Even in wide open spaces, there are constraints. As Tom Coughlan writes in The Times of the Viking, "in the heavily irrigated fields along the Helmand river, room for manoeuvre is more limited, and churning up farmers' fields with its tracks will not help to win the support of the local populace."

This then leads to a paradox, where designers optimise for off-road performance and then, to deal with the occasional but deadly ambush, add armour to their vehicles. They end up – as they did with the Vector – compromising performance without significantly improving protection. The outcome is an off-road vehicle with less performance than a custom-design protected vehicle, from which stems the mantra that you cannot keep increasing weight.

Locked into this trap – yet under pressure to reduce casualties - they have nowhere to go but to develop bigger and stronger vehicles in order to carry more armour. This is precisely the line adopted with the Viking, where it is to be replaced by the Warthog – a vehicle with heavier armour but sharing the same design flaws.

However, Major-General Julian Thompson, who commanded 3 Commando Brigade Royal Marines in the Falklands conflict in 1982, makes a different point. He tells The Times - undoubtedly based on his experience in Aden and then Northern Ireland: "The question is not whether one vehicle or another is sufficiently armoured, it's about the lack of helicopters. We need more helicopters in Afghanistan to ferry troops in high-risk areas."


This is a good point. The ultimate mine protected vehicle is the helicopter. Unfortunately, as we pointed out earlier, the option of relying on helicopters is not available to the coalition forces, and not entirely because there is a shortage.

Unlike Northern Ireland, where the security forces were the main target of the terrorists, in Afghanistan the population in general is being attacked, particularly on the roads, which are needed to move large quantities of supplies. They are used heavily by Afghan security forces and civilians.

To abandon those roads to an enemy which is indiscriminately slaughtering civilians as well as the security forces is also to abandon any attempt at winning "hearts and minds". The military must maintain a strong presence on the roads and, therefore, will always be exposed to a risk that cannot be mitigated by the greater use of helicopters.

Nevertheless, there are limitations to the amount of protection that can be afforded, even in the best designed vehicle. To make that point - or something akin to it - Caroline Wyatt calls in aid the spokesman for Task Force Helmand, Lt-Col Nick Richardson.

He insists the Viking remains an excellent vehicle, telling us that, "Armour is the last resort in terms of defeating the threat. It is much better to be able to avoid the threat than to have to rely on the armour defeating the threat when it is initiated. He then states: "It doesn't matter how much armour you have - it can always be overcome if you make the charge big enough."

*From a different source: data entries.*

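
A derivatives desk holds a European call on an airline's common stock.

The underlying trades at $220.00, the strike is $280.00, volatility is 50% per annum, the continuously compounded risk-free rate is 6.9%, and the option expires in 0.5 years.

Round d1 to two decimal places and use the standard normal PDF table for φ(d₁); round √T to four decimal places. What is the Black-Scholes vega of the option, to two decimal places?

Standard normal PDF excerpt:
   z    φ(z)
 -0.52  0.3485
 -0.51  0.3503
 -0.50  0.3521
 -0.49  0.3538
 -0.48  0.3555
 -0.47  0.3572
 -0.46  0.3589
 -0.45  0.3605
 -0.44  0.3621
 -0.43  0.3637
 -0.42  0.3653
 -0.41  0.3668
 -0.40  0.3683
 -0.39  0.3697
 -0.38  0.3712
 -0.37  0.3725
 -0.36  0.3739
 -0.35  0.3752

57.06

T = 0.5;  σ√T = 0.3536
ln(S/K) + (r + σ²/2)T = ln(220/280) + (0.069 + 0.5²/2)·0.5 = -0.2412 + 0.0970 = -0.1442
d₁ = -0.1442 / 0.3536 = -0.4078 → -0.41
√T = √0.5 = 0.7071
φ(d₁) = φ(-0.41) = 0.3668
vega = S·φ(d₁)·√T = 220·0.3668·0.7071 = 57.0601
(Vega is the same for a European call and put with the same parameters.)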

The "bigger bomb" threat is overstated, an issue we have promised to address in a separate post, and neither should "armour" (more properly, protection) be considered the last resort.

In their Bush War between 1962 and 1980, the Rhodesian Army found that it was impossible to ensure that the thousands of miles of unpaved roads were kept clear of mines and IEDs. Therefore, vehicle protection was treated as a routine precaution. (See this study by Franz J Gayl - 147 pages, pdf).


That notwithstanding, protection is by no means the only precaution. Route clearance – using basic devices such as mine rollers (pictured above) plus more sophisticated technical aids, and even sniffer dogs - route proving, surveillance, routine patrolling to deter activity, intelligence, interdiction of supplies and disrupting the bomb-makers are all part of the armoury which must be deployed to defeat the joint threat of the mine and the IED.

To distil the argument down to one of "armour versus mobility", therefore, is as facile as arguing that either armour or mobility is the answer. But there is no more facile an argument than to assert that "armour" – i.e., protection – must be sacrificed to mobility. That is the wrong debate.